Finally, early operating systems did not provide memory protection for individual processes or the operating system kernel, thus allowing application “bugs” to result in damage to the parts of the operating system and applications loaded into memory.
The poor reliability of early operating systems is (in part) due to the lack of support for these features.
The monolithic design is older and uses a single binary image to provide the resource management and hardware interface functions of the core layer. Some examples of the monolithic design are Linux and Solaris.

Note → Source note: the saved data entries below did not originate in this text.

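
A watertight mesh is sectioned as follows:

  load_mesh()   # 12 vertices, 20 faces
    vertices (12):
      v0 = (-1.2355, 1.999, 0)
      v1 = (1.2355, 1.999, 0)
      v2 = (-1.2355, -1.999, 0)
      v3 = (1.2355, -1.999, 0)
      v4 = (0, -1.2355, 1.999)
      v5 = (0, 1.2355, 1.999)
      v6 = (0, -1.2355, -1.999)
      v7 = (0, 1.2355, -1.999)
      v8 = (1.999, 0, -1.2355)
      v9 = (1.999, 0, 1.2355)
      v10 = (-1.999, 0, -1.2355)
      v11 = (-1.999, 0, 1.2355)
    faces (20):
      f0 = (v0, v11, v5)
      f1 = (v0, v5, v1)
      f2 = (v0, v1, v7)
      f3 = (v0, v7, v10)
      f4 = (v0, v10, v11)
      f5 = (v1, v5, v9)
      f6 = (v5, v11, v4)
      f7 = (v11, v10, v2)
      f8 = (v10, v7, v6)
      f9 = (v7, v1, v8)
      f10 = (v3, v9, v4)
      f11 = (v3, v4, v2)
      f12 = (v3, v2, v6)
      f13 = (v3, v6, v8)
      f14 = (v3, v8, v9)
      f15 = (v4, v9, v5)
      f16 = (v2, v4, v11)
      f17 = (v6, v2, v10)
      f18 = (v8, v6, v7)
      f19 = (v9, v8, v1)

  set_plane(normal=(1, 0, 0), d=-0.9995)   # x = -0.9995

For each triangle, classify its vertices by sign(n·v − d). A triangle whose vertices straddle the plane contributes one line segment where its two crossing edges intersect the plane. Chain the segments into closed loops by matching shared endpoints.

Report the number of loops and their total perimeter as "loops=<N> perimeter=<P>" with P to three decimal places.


Straddling triangles (10 of 20):
  (v0,v11,v5) [--+] → (-0.9995, 0.61775, 1.61725)–(-0.9995, 1.85316, 0.381841)  len=1.7471
  (v0,v5,v1) [-++] → (-0.9995, 1.85316, 0.381841)–(-0.9995, 1.999, 0)  len=0.4087
  (v0,v1,v7) [-++] → (-0.9995, 1.999, 0)–(-0.9995, 1.85316, -0.381841)  len=0.4087
  (v0,v7,v10) [-+-] → (-0.9995, 1.85316, -0.381841)–(-0.9995, 0.61775, -1.61725)  len=1.7471
  (v5,v11,v4) [+-+] → (-0.9995, 0.61775, 1.61725)–(-0.9995, -0.61775, 1.61725)  len=1.2355
  (v10,v7,v6) [-++] → (-0.9995, 0.61775, -1.61725)–(-0.9995, -0.61775, -1.61725)  len=1.2355
  (v3,v4,v2) [++-] → (-0.9995, -1.85316, 0.381841)–(-0.9995, -1.999, 0)  len=0.4087
  (v3,v2,v6) [+-+] → (-0.9995, -1.999, 0)–(-0.9995, -1.85316, -0.381841)  len=0.4087
  (v2,v4,v11) [-+-] → (-0.9995, -1.85316, 0.381841)–(-0.9995, -0.61775, 1.61725)  len=1.7471
  (v6,v2,v10) [+--] → (-0.9995, -1.85316, -0.381841)–(-0.9995, -0.61775, -1.61725)  len=1.7471

Chained into 1 loop(s):
  loop 1: 10 segments, perimeter = 11.0945
Total perimeter = 11.095

loops=1 perimeter=11.095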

A micro-kernel design uses a very small task management component and a suite of modules for all other resource management functions. Windows NT, Windows 2000, Windows XP and Mac OS X are examples of micro-kernel designs.
From the perspective of a system administrator, a BSD derived UNIX has several noteworthy differences from its System V cousins.
The option flags and output format for several programs, are different from their System V counterparts.
BSD UNIXes use a small collection of run control files (e.g. /etc/rc, /etc/rc.local) which each start multiple service daemons.
The BSD UNIX device naming convention for disk and tape drives usually uses a flat directory scheme with a letter, number, letter pattern (e.g. /dev/rz0a) to specify the device driver, device number and partition or density.
Basic terminology and history gives the system administrator the background to take on the tasks she faces.
Understanding some basic terminology aids in the choice of software, operating systems and hardware and forms a common language for broad descriptions of these items and their relation to each other.
The history of the development of UNIX, Windows and Mac OS provides insights into the organization, tools and problems one faces on a particular type of system. An understanding and knowledge of this history allows a system administrator to more rapidly come up to speed when faced with a new system.